Slop is tolerated in the enterprise space because there is a business entity behind it

Posted by ChiefAoki@reddit | ExperiencedDevs | View on Reddit | 115 comments

I'm not talking about AI slop either, I work for a pretty big conglomerate and have transferred internally through numerous acquisitions throughout my career. Every single organization I have ever had the displeasure of working for, has their flagship product running on sloppy spaghetti code written by people who don't give a shit a decade ago, long before AI and agentic coding was a thing.

I started wondering why, if the underlying codebase is so poor and prone to bugs, that businesses still flock to these products, signing years long vendor agreements. It wasn't until my 4th transfer that I realized that the only thing driving sales was that there was an established business entity behind said products with an in-house legal council. These business entities see anywhere between one to five new lawsuits every year, and yet, every year, revenue and net profit goes up.

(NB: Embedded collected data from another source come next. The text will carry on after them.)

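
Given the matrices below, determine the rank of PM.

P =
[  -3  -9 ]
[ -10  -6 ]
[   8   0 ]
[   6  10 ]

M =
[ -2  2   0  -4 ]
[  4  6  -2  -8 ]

2

First compute PM:
[[-30, -60,  18,  84],
 [ -4, -56,  12,  88],
 [-16,  16,   0, -32],
 [ 28,  72, -20, -104]]
Now row reduce the product.
R2 ← R2 − (2/15)·R1: [0, -48, 48/5, 384/5]
R3 ← R3 − (8/15)·R1: [0, 48, -48/5, -384/5]
R4 ← R4 + (14/15)·R1: [0, 16, -16/5, -128/5]
R3 ← R3 + R2: [0, 0, 0, 0]
R4 ← R4 + (1/3)·R2: [0, 0, 0, 0]
2 nonzero rows, so rank(PM) = 2.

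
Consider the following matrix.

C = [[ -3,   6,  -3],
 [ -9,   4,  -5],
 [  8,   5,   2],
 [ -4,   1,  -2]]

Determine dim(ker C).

Row reduce to echelon form.
R2 ← R2 − (3)·R1: [0, -14, 4]
R3 ← R3 + (8/3)·R1: [0, 21, -6]
R4 ← R4 − (4/3)·R1: [0, -7, 2]
R3 ← R3 + (3/2)·R2: [0, 0, 0]
R4 ← R4 − (1/2)·R2: [0, 0, 0]
2 nonzero rows, so rank(C) = 2.
C has 3 columns; by rank–nullity, nullity = 3 − 2 = 1.

1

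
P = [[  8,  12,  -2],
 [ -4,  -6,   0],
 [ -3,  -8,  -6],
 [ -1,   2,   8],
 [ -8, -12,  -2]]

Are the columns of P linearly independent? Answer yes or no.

Row reduce P to echelon form.
R2 ← R2 + (1/2)·R1: [0, 0, -1]
R3 ← R3 + (3/8)·R1: [0, -7/2, -27/4]
R4 ← R4 + (1/8)·R1: [0, 7/2, 31/4]
R5 ← R5 + R1: [0, 0, -4]
Swap R2 ↔ R3
R4 ← R4 + R2: [0, 0, 1]
R4 ← R4 + R3: [0, 0, 0]
R5 ← R5 − (4)·R3: [0, 0, 0]
3 pivots among 3 columns.
Every column is a pivot column, so the columns are linearly independent.

yes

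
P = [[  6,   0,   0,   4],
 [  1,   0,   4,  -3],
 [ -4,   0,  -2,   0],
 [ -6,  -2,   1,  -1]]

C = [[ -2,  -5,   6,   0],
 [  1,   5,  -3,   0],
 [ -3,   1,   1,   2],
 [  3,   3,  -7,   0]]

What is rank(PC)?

First compute PC:
[[  0, -18,   8,   0],
 [-23, -10,  31,   8],
 [ 14,  18, -26,  -4],
 [  4,  18, -22,   2]]
Now row reduce the product.
Swap R1 ↔ R2
R3 ← R3 + (14/23)·R1: [0, 274/23, -164/23, 20/23]
R4 ← R4 + (4/23)·R1: [0, 374/23, -382/23, 78/23]
R3 ← R3 + (137/207)·R2: [0, 0, -380/207, 20/23]
R4 ← R4 + (187/207)·R2: [0, 0, -1942/207, 78/23]
R4 ← R4 − (971/190)·R3: [0, 0, 0, -20/19]
4 nonzero rows, so rank(PC) = 4.

4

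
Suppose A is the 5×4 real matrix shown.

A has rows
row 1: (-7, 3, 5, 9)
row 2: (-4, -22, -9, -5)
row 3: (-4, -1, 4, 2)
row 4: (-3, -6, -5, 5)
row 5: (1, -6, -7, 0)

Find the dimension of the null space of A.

Row reduce to echelon form.
R2 ← R2 − (4/7)·R1: [0, -166/7, -83/7, -71/7]
R3 ← R3 − (4/7)·R1: [0, -19/7, 8/7, -22/7]
R4 ← R4 − (3/7)·R1: [0, -51/7, -50/7, 8/7]
R5 ← R5 + (1/7)·R1: [0, -39/7, -44/7, 9/7]
R3 ← R3 − (19/166)·R2: [0, 0, 5/2, -329/166]
R4 ← R4 − (51/166)·R2: [0, 0, -7/2, 707/166]
R5 ← R5 − (39/166)·R2: [0, 0, -7/2, 609/166]
R4 ← R4 + (7/5)·R3: [0, 0, 0, 616/415]
R5 ← R5 + (7/5)·R3: [0, 0, 0, 371/415]
R5 ← R5 − (53/88)·R4: [0, 0, 0, 0]
4 nonzero rows, so rank(A) = 4.
A has 4 columns; by rank–nullity, nullity = 4 − 4 = 0.

0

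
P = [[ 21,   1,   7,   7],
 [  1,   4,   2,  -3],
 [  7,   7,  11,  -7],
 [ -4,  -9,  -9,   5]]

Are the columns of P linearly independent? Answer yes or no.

yes

Row reduce P to echelon form.
R2 ← R2 − (1/21)·R1: [0, 83/21, 5/3, -10/3]
R3 ← R3 − (1/3)·R1: [0, 20/3, 26/3, -28/3]
R4 ← R4 + (4/21)·R1: [0, -185/21, -23/3, 19/3]
R3 ← R3 − (140/83)·R2: [0, 0, 486/83, -308/83]
R4 ← R4 + (185/83)·R2: [0, 0, -328/83, -91/83]
R4 ← R4 + (164/243)·R3: [0, 0, 0, -875/243]
4 pivots among 4 columns.
Every column is a pivot column, so the columns are linearly independent.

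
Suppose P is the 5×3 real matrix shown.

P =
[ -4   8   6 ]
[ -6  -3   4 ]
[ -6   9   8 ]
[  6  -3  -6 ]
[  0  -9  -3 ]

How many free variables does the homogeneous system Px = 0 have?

Row reduce to echelon form.
R2 ← R2 − (3/2)·R1: [0, -15, -5]
R3 ← R3 − (3/2)·R1: [0, -3, -1]
R4 ← R4 + (3/2)·R1: [0, 9, 3]
R3 ← R3 − (1/5)·R2: [0, 0, 0]
R4 ← R4 + (3/5)·R2: [0, 0, 0]
R5 ← R5 − (3/5)·R2: [0, 0, 0]
2 nonzero rows, so rank(P) = 2.
P has 3 columns; by rank–nullity, nullity = 3 − 2 = 1.

1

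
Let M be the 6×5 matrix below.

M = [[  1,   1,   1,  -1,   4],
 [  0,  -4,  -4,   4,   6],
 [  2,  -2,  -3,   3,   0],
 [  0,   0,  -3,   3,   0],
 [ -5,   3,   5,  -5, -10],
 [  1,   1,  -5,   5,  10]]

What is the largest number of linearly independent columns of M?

4

Row reduce to echelon form.
R3 ← R3 − (2)·R1: [0, -4, -5, 5, -8]
R5 ← R5 + (5)·R1: [0, 8, 10, -10, 10]
R6 ← R6 − R1: [0, 0, -6, 6, 6]
R3 ← R3 − R2: [0, 0, -1, 1, -14]
R5 ← R5 + (2)·R2: [0, 0, 2, -2, 22]
R4 ← R4 − (3)·R3: [0, 0, 0, 0, 42]
R5 ← R5 + (2)·R3: [0, 0, 0, 0, -6]
R6 ← R6 − (6)·R3: [0, 0, 0, 0, 90]
R5 ← R5 + (1/7)·R4: [0, 0, 0, 0, 0]
R6 ← R6 − (15/7)·R4: [0, 0, 0, 0, 0]
Echelon form has 4 nonzero rows, so rank(M) = 4.
The rank gives the maximum number of linearly independent columns: 4.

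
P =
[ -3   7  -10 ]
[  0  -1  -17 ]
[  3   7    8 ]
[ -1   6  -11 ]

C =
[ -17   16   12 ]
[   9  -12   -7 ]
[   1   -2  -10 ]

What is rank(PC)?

First compute PC:
[[104, -112,  15],
 [-26,  46, 177],
 [ 20, -52, -93],
 [ 60, -66,  56]]
Now row reduce the product.
R2 ← R2 + (1/4)·R1: [0, 18, 723/4]
R3 ← R3 − (5/26)·R1: [0, -396/13, -2493/26]
R4 ← R4 − (15/26)·R1: [0, -18/13, 1231/26]
R3 ← R3 + (22/13)·R2: [0, 0, 210]
R4 ← R4 + (1/13)·R2: [0, 0, 245/4]
R4 ← R4 − (7/24)·R3: [0, 0, 0]
3 nonzero rows, so rank(PC) = 3.

3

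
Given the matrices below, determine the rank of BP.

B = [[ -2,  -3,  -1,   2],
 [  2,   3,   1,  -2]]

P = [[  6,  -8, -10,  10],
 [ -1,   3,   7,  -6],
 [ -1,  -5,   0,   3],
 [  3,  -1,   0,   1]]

First compute BP:
[[ -2,  10,  -1,  -3],
 [  2, -10,   1,   3]]
Now row reduce the product.
R2 ← R2 + R1: [0, 0, 0, 0]
1 nonzero row, so rank(BP) = 1.

1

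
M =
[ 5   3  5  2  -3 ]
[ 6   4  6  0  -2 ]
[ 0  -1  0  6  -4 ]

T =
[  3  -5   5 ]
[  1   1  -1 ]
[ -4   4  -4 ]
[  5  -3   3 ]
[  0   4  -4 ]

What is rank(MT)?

First compute MT:
[[  8, -20,  20],
 [ -2, -10,  10],
 [ 29, -35,  35]]
Now row reduce the product.
R2 ← R2 + (1/4)·R1: [0, -15, 15]
R3 ← R3 − (29/8)·R1: [0, 75/2, -75/2]
R3 ← R3 + (5/2)·R2: [0, 0, 0]
2 nonzero rows, so rank(MT) = 2.

2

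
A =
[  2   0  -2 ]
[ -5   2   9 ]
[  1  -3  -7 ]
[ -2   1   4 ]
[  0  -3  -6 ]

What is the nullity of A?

Row reduce to echelon form.
R2 ← R2 + (5/2)·R1: [0, 2, 4]
R3 ← R3 − (1/2)·R1: [0, -3, -6]
R4 ← R4 + R1: [0, 1, 2]
R3 ← R3 + (3/2)·R2: [0, 0, 0]
R4 ← R4 − (1/2)·R2: [0, 0, 0]
R5 ← R5 + (3/2)·R2: [0, 0, 0]
2 nonzero rows, so rank(A) = 2.
A has 3 columns; by rank–nullity, nullity = 3 − 2 = 1.

1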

It's almost mind-boggling to me that we can continue to push untested, unreviewed code to production that will have widespread consequences, and yet we don't actually have an incentive to fix our products, because other corporations like having an entity they can bring to court when things go sideways, and even if things go sideways, a well-funded legal department will just sort it out where everyone comes out on top.

We recently had an AI mandate company-wide, and there are some people who think this is going to result in more slop, but I don't think it fucking matters, because it's like pissing in the ocean.